Cidade das Artes como alternativa


Interior do Cidade das Artes. Foto: Lucas Vianna

O Cidade das Artes é o maior complexo cultural da América Latina, dispondo de enormes teatros, bibliotecas interativas, atividades gratuitas e espaços para exposições. Em entrevista ao Rampas, Suelen Martins, que trabalha na área de produção literária no Cidade, conta: “A gente carece de espaços culturais aqui na região da Barra da Tijuca, e a Cidade das Artes vem ocupando esse espaço”

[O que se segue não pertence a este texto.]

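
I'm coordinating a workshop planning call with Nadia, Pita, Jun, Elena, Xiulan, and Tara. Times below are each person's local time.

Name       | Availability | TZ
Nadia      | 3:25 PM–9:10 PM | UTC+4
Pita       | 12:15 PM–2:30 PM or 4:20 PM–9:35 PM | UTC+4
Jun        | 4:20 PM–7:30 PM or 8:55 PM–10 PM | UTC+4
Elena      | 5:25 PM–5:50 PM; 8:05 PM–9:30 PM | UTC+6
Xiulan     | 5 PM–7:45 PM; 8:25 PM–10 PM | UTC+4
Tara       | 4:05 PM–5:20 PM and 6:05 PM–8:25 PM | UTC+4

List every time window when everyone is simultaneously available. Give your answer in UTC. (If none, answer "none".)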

Suas obras começaram em 2002, mas o projeto do Cidade das Artes só ficou pronto uma década depois, com o custo de R$ 560 milhões, 7 vezes maior do que o valor projetado. Esse grande atraso e aumento exagerado em gastos levantou muitas suspeitas na população, e foi investigado pelo Ministério Público e por uma CPI dos Vereadores na época. Apesar de não ter sido encontrada nenhuma irregularidade, todas essas polêmicas acabaram estigmatizando o espaço no imaginário dos moradores da região. “Tem pessoas que são daqui, que moram aqui, e que tem uma outra visão, uma outra perspectiva do que é de fato o Cidade das Artes.”, conta Suelen, “As pessoas têm uma lembrança de que foi uma obra longa, e que ficou muito tempo parado, e que não acontece nada – quando, na verdade, a gente recebe gente de todos os lugares.”, completou.


O espaço do Cidade das Artes, além de comportar espetáculos e exposições, também oferece outras atividades para o público. Como a nova Biblioteca Ziraldo, inaugurada em julho deste ano, que faz parte do projeto Bibliotecas do Amanhã, organizado pela Prefeitura do Rio. A iniciativa da Secretaria de Cultura vem reformulando o que antes era apenas um espaço de leitura, em um ambiente dinâmico e interativo, reformando o acervo de livros e promovendo atividades interativas, como clubes de leitura, oficinas de escrita criativa, contação de histórias e eventos com escritores convidados. 


O espaço funciona todos os dias, de 8h às 20h, e se localiza na Avenida das Américas, 5300 - Barra da Tijuca, Rio de Janeiro.